A ce moment-là, des centaines de gens rêvaient strictement la même chose, chose parfois banale, parfois au contraire tout un peuplement de poissons géants à face d'homme. Par vagues successives, ces rêves se sont implantés dans certaines régions, particulièrement humides, s'épanouissant au printemps, un peu moins actifs en été (plus répétitifs), pour se dissoudre à l'automne et être totalement absents en hiver.
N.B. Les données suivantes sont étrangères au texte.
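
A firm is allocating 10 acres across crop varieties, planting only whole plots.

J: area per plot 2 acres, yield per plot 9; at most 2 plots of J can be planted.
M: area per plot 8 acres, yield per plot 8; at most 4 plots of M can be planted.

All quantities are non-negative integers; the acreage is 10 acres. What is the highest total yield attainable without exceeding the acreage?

2×J: area 4 ≤ 10, yield 2·9 = 18.
1×J and 1×M: area 10 ≤ 10, yield 1·9 + 1·8 = 17.
Best is 18.

18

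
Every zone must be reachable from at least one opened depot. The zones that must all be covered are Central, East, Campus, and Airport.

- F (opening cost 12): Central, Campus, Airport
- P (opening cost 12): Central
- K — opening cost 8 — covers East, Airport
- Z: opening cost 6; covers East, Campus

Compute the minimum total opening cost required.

18

Choose F and Z: together they cover Central, East, Campus, Airport — every zone.
Total opening cost: 12 + 6 = 18.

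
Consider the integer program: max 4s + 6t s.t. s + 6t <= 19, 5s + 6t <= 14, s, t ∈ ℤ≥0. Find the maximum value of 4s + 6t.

(s,t)=(0,2): 1·0+6·2=12≤19, 5·0+6·2=12≤14, objective 12.
(s,t)=(1,1): 1·1+6·1=7≤19, 5·1+6·1=11≤14, objective 10.
(s,t)=(0,1): 1·0+6·1=6≤19, 5·0+6·1=6≤14, objective 6.
No feasible integer point exceeds 12.

12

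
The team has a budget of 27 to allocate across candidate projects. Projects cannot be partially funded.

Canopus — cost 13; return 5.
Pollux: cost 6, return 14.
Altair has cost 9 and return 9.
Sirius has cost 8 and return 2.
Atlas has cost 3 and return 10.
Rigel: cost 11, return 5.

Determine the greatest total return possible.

35

Allowing fractional choices, the relaxed optimum would be about 37.1, but projects are indivisible.
Pollux + Altair + Atlas: cost 6 + 9 + 3 = 18 ≤ 27, return 14 + 9 + 10 = 33.
Pollux + Atlas + Rigel: cost 6 + 3 + 11 = 20 ≤ 27, return 14 + 10 + 5 = 29.
Pollux + Altair + Sirius + Atlas: cost 6 + 9 + 8 + 3 = 26 ≤ 27, return 14 + 9 + 2 + 10 = 35.
Best is Pollux, Altair, Sirius, and Atlas with total return 35.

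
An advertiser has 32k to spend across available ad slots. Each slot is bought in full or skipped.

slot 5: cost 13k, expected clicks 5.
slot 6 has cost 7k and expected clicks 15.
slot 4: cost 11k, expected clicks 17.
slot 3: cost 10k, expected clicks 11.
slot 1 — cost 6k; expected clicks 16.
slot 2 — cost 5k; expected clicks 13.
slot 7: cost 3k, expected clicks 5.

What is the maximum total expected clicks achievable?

66

This is a 0-1 knapsack instance.
slot 6 + slot 3 + slot 1 + slot 2 + slot 7: cost 7 + 10 + 6 + 5 + 3 = 31 ≤ 32, expected clicks 15 + 11 + 16 + 13 + 5 = 60.
slot 6 + slot 4 + slot 1 + slot 2: cost 7 + 11 + 6 + 5 = 29 ≤ 32, expected clicks 15 + 17 + 16 + 13 = 61.
slot 6 + slot 4 + slot 1 + slot 2 + slot 7: cost 7 + 11 + 6 + 5 + 3 = 32 ≤ 32, expected clicks 15 + 17 + 16 + 13 + 5 = 66.
Best is slot 6, slot 4, slot 1, slot 2, and slot 7 with total expected clicks 66.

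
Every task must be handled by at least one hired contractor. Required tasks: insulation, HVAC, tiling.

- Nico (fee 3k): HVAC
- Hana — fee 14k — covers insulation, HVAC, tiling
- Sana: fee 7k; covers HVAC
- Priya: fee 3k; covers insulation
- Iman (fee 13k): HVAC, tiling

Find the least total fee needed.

14

The greedy cost-per-new-task heuristic would pick Nico, Priya, and Iman for 19, but a cheaper cover exists.
Hana alone covers insulation, HVAC, tiling — every task.
Total fee: 14.
No cover costs less than 14.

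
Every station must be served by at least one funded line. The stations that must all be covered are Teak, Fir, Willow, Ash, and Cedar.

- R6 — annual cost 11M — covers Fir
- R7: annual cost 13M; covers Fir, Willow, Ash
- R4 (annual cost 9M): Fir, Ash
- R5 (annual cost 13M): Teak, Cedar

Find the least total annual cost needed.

This is a weighted set-cover instance.
Choose R7 and R5: together they cover Teak, Fir, Willow, Ash, Cedar — every station.
Total annual cost: 13 + 13 = 26.
No cover costs less than 26.

26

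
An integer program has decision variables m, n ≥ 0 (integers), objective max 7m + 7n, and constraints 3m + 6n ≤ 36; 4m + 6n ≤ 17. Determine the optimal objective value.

(m,n)=(4,0): 3·4+6·0=12≤36, 4·4+6·0=16≤17, objective 28.
(m,n)=(3,0): 3·3+6·0=9≤36, 4·3+6·0=12≤17, objective 21.
The best lattice point is (4,0), giving 28.

28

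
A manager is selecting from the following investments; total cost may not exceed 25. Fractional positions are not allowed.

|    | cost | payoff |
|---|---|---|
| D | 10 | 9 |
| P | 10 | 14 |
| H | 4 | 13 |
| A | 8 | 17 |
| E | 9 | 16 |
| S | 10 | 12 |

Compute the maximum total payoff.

Take H, A, and E: cost 4 + 8 + 9 = 21 ≤ 25, payoff 13 + 17 + 16 = 46.
No other feasible combination does better.

46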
On en a déduit qu'il s'agissait de plantes de rêves, ou pour dire ça plus proprement, de rêves sous forme botanique. La bonne santé de ces arbres de rêve était démontrée par leur persistance, leur croissance d'année en année. De fait, certains rêves grandissaient nettement, gardant thématique, forme, mais gagnant en précision, détails, richesse, ambiguïté, émotion. On pouvait assister, dans quelques villages reculés, à des réveils simultanés d'enfants qui hurlaient pour se débarrasser d'une main géante qui voulait les écraser, ou des femmes gémir en chœur dans les étages élevées des grandes villes, dans des rêves dont elles gardaient le contenu secret. La maturité d'un rêve collectif était environ 45 ans, ce qui tend à les assimiler aux arbres.


Un esprit chagrin a voulu s'en débarrasser, en faisant campagne contre eux en prétendant qu'il s'agissait de mauvaises herbes mentales et autres oiseuses considérations pseudo morales. Il a ainsi utilisé un désherbant violent : à heure fixe il a fait sonner les sirènes de la ville, réveillant de force les habitants, afin de briser peu à peu les branches du noble végétal intérieur. En effet, au bout de quelques semaines, il ne restait plus que quelques branches éparses qui traînaient au fond des consciences, et personne n'était plus capable de raconter quoi que ce soit de commun le matin au boulot.